Je ne résiste pas à l’envie de vous faire part de l’une de mes fantasmagories préférées. Mon Dieu – j’hésite- elle est vraiment trop stupide. Comme toutes les représentations imaginaires, qui visent l’essentiel, elle est facile à décrypter. La littérature cherche à la monter en épingle ou la nier, à l’affranchir du joug de la banalité, à lui attribuer une signification qu’elle n’a pas, qu’elle n’a peut-être jamais eue. Or tout ce qui est important se produit simplement et ne peut être obtenu par un processus élaboré (je le sais). Il se peut que, dans mon imaginaire, je ne sois pas si éloignée de cette aspiration extrémiste de Mishima ; ce qui me sépare de lui, en tout état de cause, c’est ma très bonne intégration mentale au monde réel, tel qu’il se présente à moi tous les jours.
Terminons-en de ses précautions oratoires. Passons enfin au numéro de voltige annoncé. Il s’agit à l’évidence d’une compétition, et même d’une compétition sans merci.

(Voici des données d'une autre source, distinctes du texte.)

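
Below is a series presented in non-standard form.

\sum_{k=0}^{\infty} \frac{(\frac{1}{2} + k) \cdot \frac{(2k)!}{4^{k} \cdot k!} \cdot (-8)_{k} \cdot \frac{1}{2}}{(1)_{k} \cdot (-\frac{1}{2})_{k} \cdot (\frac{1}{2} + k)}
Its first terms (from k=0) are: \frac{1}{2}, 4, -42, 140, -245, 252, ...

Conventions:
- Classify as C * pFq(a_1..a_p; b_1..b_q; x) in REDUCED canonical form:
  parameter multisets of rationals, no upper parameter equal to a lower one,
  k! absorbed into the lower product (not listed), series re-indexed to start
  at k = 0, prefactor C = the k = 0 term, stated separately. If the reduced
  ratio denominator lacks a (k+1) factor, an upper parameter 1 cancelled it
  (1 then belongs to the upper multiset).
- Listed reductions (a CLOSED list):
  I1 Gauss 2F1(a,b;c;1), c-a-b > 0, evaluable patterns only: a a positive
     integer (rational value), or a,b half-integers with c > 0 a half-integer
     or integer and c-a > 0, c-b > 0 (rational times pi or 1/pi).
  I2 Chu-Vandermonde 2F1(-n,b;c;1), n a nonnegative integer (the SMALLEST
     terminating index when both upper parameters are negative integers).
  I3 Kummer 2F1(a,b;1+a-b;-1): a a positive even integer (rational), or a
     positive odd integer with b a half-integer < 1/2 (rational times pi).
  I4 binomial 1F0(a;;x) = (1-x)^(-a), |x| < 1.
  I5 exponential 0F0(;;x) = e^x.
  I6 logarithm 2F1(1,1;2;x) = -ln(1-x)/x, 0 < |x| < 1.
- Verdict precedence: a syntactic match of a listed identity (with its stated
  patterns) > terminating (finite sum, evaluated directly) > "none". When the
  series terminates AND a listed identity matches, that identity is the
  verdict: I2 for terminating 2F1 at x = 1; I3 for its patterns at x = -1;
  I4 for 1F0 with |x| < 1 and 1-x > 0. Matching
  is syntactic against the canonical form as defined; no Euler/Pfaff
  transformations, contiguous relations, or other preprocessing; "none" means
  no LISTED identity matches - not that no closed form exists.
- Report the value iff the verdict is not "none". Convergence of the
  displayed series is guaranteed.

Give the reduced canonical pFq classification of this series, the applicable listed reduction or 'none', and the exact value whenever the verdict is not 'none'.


Reduced: x = 1, 2F1, upper = {-8, \frac{1}{2}}, lower = {-\frac{1}{2}}, C = \frac{1}{2}. Verdict: Vandermonde's identity (I2) matches (terminating 2F1 at x = 1 with n = 8, b = 1/2, c = -\frac{1}{2}). Exact value: 0.

The tell: x = 1 and k + 1/2 divides numerator and denominator alike; prefactor 1/2 after cancelling.
Ratio: r(k) = 1 * (k-8) (k+\frac{1}{2}) / [(k-\frac{1}{2}) (k+1)] - rational; roots negated = parameters, x = 1, C = \frac{1}{2}.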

Les épreuves de Klagenfurt sont couronnées par un conte qui frise la mégalomanie. Quant à mon épreuve à moi, elle n’a lieu que tous les dix ans, je m’y soumets, certes, mais je ne la remporte pas.
Mon concours couvre une décennie. Pendant dix ans, on recherche des poètes et des écrivains de langue allemande dignes de recevoir le prix. On les trouve. Inutile d’ajouter que le jury ne se compose que de critiques intègres, intelligents et attentifs.
Et l’on suit scrupuleusement le modèle de Klagenfurt en demandant aux écrivains nominés de présenter durant une demi-heure un extrait de leur œuvre. S’en suivent des discussions, puis l’élection du vainqueur. Les neufs perdants sont ensuite étranglés.
Il faut bien s’imaginer la façon dont chaque candidat sollicite l’ensemble de ses forces pour donner le meilleur de lui-même. Et imaginer aussi la responsabilité qui pèse sur les épaules des jurés. Il faut encore se figurer l’attitude des jurés qui passent en revue les neufs cadavres étendus soigneusement alignés par terre. Il faut entendre le bruit des journaux qu’on feuillette, les discours poignants à la radio, et voir les chopes de bières levées pour trinquer entre habitués d’une même table, et s’amuser des vagues d’apitoiement qui déferlent sur toute l’Autriche, la Suisse et l’Allemagne. Neuf personnalités de l’Écrit, éventuellement dans la fleur de l’âge, ont été assassinés uniquement parce qu’ils ont défendu leur œuvre devant le tribunal aux oreilles incorruptibles un tantinet moins bien que le vainqueur. Inimaginable aussi le poids qui pèse sur les épaules du vainqueur. Va-t-il s’effondrer ? Son œuvre résistera-t-elle aux atrocités qu’elle a engendrées ?
Voilà que la réhabilitation et la résurrection de la poésie et de la littérature s’opèrent en marchant sur un petit monticule de victimes, sur les neuf nobles perdants !
Revenons-en aux faits. Mesdames et messieurs les candidats ! Je vous conseille, puisque ce n’est pas à votre peau que l’on en veut, mais à votre âme, d’accepter le verdict les mains jointes ou reposant l’une sur l’autre. Inclinez légèrement la tête. Cette attitude marque votre sereine soumission. Non, cela ne signifie pas que vous êtes en train de prier. Ces doigts entrelacés ne sont là que pour montrer que vous êtes concentrés. Mais c’est précisément dans cette position qu’il est possible qu’un petit cheveu se dresse sur votre tête en quête de connexions avec le ciel. Et je souhaite que tout ce qui va s’abattre sur vous aujourd’hui, se transforme un jour, lorsque vous aurez été révélé par le grand juge et qu’enfin vous aurez fait connaissance avec vous-même, en une explosion de joie.